Very cool, it looks fresh from the grave


----------



## Ghostess (Aug 21, 2005)

I was thinking the EXACT same thing that Tyler said! Love it!


----------



## Lady Nyxie (Aug 30, 2006)

Turned out very well indeed.


----------



## pyro (Oct 7, 2006)

ooooooooooo i likey


----------



## Ghoul Friday (Oct 6, 2007)

Man. Hope she doesn't show up this year either so we can see what you get next time


----------



## Lilly (Jun 13, 2006)

thanks all..
simple but effective I think.
y too bad she didnt get me a few of these LOL


----------



## spideranne (Jul 17, 2006)

Oohh, I saw something similar at Big Lots but passed it by, too cheesy. You made that look really good. I don't know why I never think to "improve" store bought stuff.


----------



## ScreamingScarecrow (Oct 1, 2008)

Nice!! he does look like he's getting up from a dirt nap! Perhaps a dark liquid stain or two...


----------



## cerinad (Jun 23, 2008)

Very Nice!!


----------



## Dark Angel 27 (Sep 11, 2008)

lovely! nice and creepy!


----------



## AzKittie74 (Aug 10, 2007)

You did a great job Lilly!! I have a whole lot full of dirt, think I'll have to try this!


----------



## beelce (Jul 21, 2007)

Nice Lilly


----------



## lewlew (Mar 15, 2006)

He looks horrible!! Great job!!!


----------



## Bloodhound (Oct 16, 2007)

Nice job Lilly!


----------



## Death's Door (Mar 22, 2006)

Very nice!!!


----------



## Lilly (Jun 13, 2006)

thanks again 
now when they go on sale this yr. everyone go get one and toss it in the mud haha


----------



## WolfbaneManor (Oct 15, 2008)

Very nice.I like it.


----------



## Moon Dog (Oct 3, 2006)

Great job!


----------



## Ms.
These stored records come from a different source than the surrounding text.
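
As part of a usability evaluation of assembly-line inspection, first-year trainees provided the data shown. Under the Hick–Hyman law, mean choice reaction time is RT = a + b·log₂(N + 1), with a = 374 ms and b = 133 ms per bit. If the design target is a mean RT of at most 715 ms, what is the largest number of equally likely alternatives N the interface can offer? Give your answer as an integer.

Set 374 + 133·log₂(N + 1) ≤ 715.
log₂(N + 1) ≤ (715 − 374) / 133 = 2.5639.
N + 1 ≤ 2^2.5639 = 5.9130.
N ≤ 4.9130, so the largest integer N is 4.

4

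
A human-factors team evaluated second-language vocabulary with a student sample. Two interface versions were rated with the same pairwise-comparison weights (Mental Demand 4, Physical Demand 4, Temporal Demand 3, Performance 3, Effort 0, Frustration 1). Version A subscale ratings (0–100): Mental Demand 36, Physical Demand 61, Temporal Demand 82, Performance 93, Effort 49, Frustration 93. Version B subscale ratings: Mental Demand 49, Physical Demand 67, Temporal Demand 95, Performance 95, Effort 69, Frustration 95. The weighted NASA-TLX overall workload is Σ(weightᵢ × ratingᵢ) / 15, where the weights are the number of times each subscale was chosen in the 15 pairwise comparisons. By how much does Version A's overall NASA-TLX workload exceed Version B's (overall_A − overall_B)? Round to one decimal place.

-8.2

Version A weighted sum = 4·36 + 4·61 + 3·82 + 3·93 + 0·49 + 1·93 = 144 + 244 + 246 + 279 + 0 + 93 = 1006; overall_A = 1006/15 = 67.0667.
Version B weighted sum = 4·49 + 4·67 + 3·95 + 3·95 + 0·69 + 1·95 = 196 + 268 + 285 + 285 + 0 + 95 = 1129; overall_B = 1129/15 = 75.2667.
Difference = 67.0667 − 75.2667 = -8.2000 ≈ -8.2.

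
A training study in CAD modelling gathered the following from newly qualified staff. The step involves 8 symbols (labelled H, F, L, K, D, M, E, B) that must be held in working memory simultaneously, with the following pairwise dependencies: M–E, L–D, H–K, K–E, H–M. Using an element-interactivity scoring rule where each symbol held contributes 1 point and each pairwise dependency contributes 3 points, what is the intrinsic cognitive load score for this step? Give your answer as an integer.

23

Count of symbols held simultaneously: 8.
Count of pairwise dependencies listed: 5.
Element contribution: 8 × 1 = 8.
Interaction contribution: 5 × 3 = 15.
Intrinsic load = 8 + 15 = 23.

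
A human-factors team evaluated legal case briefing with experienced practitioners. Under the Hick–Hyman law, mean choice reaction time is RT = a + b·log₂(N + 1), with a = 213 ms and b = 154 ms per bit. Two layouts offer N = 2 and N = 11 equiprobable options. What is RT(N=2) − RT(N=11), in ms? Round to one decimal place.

-308.0

RT(2) = 213 + 154·log₂(3) = 213 + 154·1.5850 = 457.0900 ms.
RT(11) = 213 + 154·log₂(12) = 213 + 154·3.5850 = 765.0900 ms.
Difference = 457.0900 − 765.0900 = -308.0000 ≈ -308.0 ms.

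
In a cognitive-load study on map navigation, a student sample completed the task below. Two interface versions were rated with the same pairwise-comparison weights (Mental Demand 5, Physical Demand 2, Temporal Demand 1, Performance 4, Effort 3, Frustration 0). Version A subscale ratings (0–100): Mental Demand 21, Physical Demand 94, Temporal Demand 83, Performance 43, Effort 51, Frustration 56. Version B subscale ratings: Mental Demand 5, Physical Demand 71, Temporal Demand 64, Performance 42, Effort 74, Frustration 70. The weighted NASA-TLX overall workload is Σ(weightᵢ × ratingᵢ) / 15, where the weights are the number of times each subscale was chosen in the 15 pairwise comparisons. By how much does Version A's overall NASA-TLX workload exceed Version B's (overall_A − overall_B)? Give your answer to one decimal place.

5.3

Version A weighted sum = 5·21 + 2·94 + 1·83 + 4·43 + 3·51 + 0·56 = 105 + 188 + 83 + 172 + 153 + 0 = 701; overall_A = 701/15 = 46.7333.
Version B weighted sum = 5·5 + 2·71 + 1·64 + 4·42 + 3·74 + 0·70 = 25 + 142 + 64 + 168 + 222 + 0 = 621; overall_B = 621/15 = 41.4000.
Difference = 46.7333 − 41.4000 = 5.3333 ≈ 5.3.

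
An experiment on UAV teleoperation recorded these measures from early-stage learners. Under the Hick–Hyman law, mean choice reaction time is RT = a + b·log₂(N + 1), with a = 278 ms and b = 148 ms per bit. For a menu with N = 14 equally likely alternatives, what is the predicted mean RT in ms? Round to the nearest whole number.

log₂(14 + 1) = log₂(15) = 3.9069.
RT = 278 + 148 × 3.9069 = 278 + 578.2212 = 856.2212 ms.
≈ 856 ms.

856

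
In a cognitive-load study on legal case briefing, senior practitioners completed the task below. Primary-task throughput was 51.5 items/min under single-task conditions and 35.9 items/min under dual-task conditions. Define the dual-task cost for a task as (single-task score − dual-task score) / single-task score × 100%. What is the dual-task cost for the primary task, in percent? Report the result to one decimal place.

Cost = (51.5 − 35.9) / 51.5 × 100%
     = 15.6000 / 51.5 × 100% = 30.2913%.
≈ 30.3%.

30.3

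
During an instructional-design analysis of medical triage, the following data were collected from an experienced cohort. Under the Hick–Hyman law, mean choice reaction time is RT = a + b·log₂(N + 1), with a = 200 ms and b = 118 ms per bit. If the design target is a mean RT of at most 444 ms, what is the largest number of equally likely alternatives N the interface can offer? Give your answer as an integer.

3

Set 200 + 118·log₂(N + 1) ≤ 444.
log₂(N + 1) ≤ (444 − 200) / 118 = 2.0678.
N + 1 ≤ 2^2.0678 = 4.1925.
N ≤ 3.1925, so the largest integer N is 3.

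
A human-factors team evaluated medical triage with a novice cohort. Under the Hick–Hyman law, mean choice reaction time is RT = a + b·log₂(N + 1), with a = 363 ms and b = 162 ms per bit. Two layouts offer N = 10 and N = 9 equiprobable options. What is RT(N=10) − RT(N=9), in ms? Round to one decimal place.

22.3

RT(10) = 363 + 162·log₂(11) = 363 + 162·3.4594 = 923.4228 ms.
RT(9) = 363 + 162·log₂(10) = 363 + 162·3.3219 = 901.1478 ms.
Difference = 923.4228 − 901.1478 = 22.2750 ≈ 22.3 ms.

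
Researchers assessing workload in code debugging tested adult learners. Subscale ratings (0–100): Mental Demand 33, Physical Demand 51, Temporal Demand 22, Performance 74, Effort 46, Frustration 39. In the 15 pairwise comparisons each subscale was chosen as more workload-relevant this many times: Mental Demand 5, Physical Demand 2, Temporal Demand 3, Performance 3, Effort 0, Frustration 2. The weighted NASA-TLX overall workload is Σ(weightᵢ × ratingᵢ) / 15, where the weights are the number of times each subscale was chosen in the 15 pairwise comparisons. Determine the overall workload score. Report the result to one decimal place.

The tallies are the weights (they sum to 15).
Weighted sum = 5·33 + 2·51 + 3·22 + 3·74 + 0·46 + 2·39
            = 165 + 102 + 66 + 222 + 0 + 78 = 633.
Overall workload = 633 / 15 = 42.2000 ≈ 42.2.

42.2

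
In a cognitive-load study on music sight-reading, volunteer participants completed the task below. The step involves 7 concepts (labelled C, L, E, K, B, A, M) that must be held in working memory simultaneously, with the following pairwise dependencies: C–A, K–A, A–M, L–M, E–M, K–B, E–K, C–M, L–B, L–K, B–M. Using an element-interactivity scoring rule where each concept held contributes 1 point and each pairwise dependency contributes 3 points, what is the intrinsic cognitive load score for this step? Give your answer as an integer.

Count of concepts held simultaneously: 7.
Count of pairwise dependencies listed: 11.
Element contribution: 7 × 1 = 7.
Interaction contribution: 11 × 3 = 33.
Intrinsic load = 7 + 33 = 40.

40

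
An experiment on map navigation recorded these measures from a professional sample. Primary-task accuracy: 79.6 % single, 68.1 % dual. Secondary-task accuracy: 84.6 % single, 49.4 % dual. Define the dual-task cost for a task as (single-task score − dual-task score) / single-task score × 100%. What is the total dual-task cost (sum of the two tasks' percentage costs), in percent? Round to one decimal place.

Primary cost = (79.6 − 68.1) / 79.6 × 100% = 14.4472%.
Secondary cost = (84.6 − 49.4) / 84.6 × 100% = 41.6076%.
Total = 14.4472% + 41.6076% = 56.0548% ≈ 56.1%.

56.1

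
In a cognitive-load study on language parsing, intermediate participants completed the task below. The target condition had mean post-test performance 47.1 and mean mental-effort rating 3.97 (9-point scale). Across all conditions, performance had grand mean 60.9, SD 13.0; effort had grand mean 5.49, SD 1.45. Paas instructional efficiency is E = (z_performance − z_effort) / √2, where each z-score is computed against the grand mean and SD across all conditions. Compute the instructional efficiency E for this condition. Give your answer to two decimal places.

z_performance = (47.1 − 60.9) / 13.0 = -13.8000 / 13.0 = -1.0615.
z_effort = (3.97 − 5.49) / 1.45 = -1.5200 / 1.45 = -1.0483.
z_P − z_E = -1.0615 − (-1.0483) = -0.0132.
E = -0.0132 / √2 = -0.0132 / 1.41421 = -0.0093 ≈ -0.01.

-0.01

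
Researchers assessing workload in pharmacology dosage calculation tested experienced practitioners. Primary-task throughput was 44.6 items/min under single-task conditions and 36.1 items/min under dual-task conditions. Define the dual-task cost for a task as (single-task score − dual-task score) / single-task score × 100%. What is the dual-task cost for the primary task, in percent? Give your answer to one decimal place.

19.1

Cost = (44.6 − 36.1) / 44.6 × 100%
     = 8.5000 / 44.6 × 100% = 19.0583%.
≈ 19.1%.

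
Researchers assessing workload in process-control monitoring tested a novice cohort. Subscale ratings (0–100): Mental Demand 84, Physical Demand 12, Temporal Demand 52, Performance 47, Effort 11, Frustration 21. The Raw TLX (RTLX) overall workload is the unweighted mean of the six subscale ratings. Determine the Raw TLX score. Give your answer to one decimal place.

Sum of ratings = 84 + 12 + 52 + 47 + 11 + 21 = 227.
RTLX = 227 / 6 = 37.8333 ≈ 37.8.

37.8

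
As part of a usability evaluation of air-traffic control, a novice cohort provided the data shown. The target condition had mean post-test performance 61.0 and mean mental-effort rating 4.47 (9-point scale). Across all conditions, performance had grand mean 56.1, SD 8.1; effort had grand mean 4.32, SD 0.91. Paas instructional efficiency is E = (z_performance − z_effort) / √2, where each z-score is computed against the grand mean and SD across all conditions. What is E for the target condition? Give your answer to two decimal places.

z_performance = (61.0 − 56.1) / 8.1 = 4.9000 / 8.1 = 0.6049.
z_effort = (4.47 − 4.32) / 0.91 = 0.1500 / 0.91 = 0.1648.
z_P − z_E = 0.6049 − 0.1648 = 0.4401.
E = 0.4401 / √2 = 0.4401 / 1.41421 = 0.3112 ≈ 0.31.

0.31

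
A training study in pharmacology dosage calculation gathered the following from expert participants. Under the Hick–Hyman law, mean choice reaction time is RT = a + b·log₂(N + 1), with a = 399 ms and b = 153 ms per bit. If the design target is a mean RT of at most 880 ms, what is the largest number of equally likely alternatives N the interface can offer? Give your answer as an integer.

Set 399 + 153·log₂(N + 1) ≤ 880.
log₂(N + 1) ≤ (880 − 399) / 153 = 3.1438.
N + 1 ≤ 2^3.1438 = 8.8385.
N ≤ 7.8385, so the largest integer N is 7.

7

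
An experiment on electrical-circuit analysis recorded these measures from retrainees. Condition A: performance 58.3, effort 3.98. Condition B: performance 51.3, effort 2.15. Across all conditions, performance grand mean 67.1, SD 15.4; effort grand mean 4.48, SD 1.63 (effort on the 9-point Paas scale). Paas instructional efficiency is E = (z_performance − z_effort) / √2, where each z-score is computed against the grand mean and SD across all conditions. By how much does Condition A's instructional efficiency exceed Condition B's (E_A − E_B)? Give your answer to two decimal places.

Condition A: z_P = (58.3 − 67.1)/15.4 = -0.5714; z_E = (3.98 − 4.48)/1.63 = -0.3067; E_A = (-0.5714 − (-0.3067))/√2 = -0.1872.
Condition B: z_P = (51.3 − 67.1)/15.4 = -1.0260; z_E = (2.15 − 4.48)/1.63 = -1.4294; E_B = (-1.0260 − (-1.4294))/√2 = 0.2852.
E_A − E_B = -0.1872 − 0.2852 = -0.4724 ≈ -0.47.

-0.47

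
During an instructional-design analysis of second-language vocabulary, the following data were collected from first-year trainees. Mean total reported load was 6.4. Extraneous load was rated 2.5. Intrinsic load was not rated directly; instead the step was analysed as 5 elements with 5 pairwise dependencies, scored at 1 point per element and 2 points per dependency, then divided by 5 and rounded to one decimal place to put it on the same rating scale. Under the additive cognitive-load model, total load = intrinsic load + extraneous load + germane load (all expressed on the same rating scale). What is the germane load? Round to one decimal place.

0.9

Intrinsic (element-interactivity): (5 × 1 + 5 × 2) / 5 = 15 / 5 = 3.0000 → 3.0.
germane load = total − intrinsic − extraneous
             = 6.4 − 3.0 − 2.5 = 0.9.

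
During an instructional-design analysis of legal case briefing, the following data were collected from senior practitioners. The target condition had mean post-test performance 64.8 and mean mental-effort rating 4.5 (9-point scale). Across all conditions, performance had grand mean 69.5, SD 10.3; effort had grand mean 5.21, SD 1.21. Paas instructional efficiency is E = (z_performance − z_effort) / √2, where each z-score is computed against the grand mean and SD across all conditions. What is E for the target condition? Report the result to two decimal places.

0.09

z_performance = (64.8 − 69.5) / 10.3 = -4.7000 / 10.3 = -0.4563.
z_effort = (4.5 − 5.21) / 1.21 = -0.7100 / 1.21 = -0.5868.
z_P − z_E = -0.4563 − (-0.5868) = 0.1305.
E = 0.1305 / √2 = 0.1305 / 1.41421 = 0.0923 ≈ 0.09.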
Wicked (Nov 14, 2006)

I love your creativity! This has inspired me to pick up cheap props in the after sales and doctor them up... witch doctor them, that is. hee hee


----------



## consultlkr (Sep 9, 2008)

she's shweet! i love it when you take a store bought and make it "personal". They are always so much better!


----------



## Lilly (Jun 13, 2006)

Thanks again guys
Hoping to see yours soon!


----------



## Systematic Chaos (Sep 7, 2008)

That looks super creepy!


----------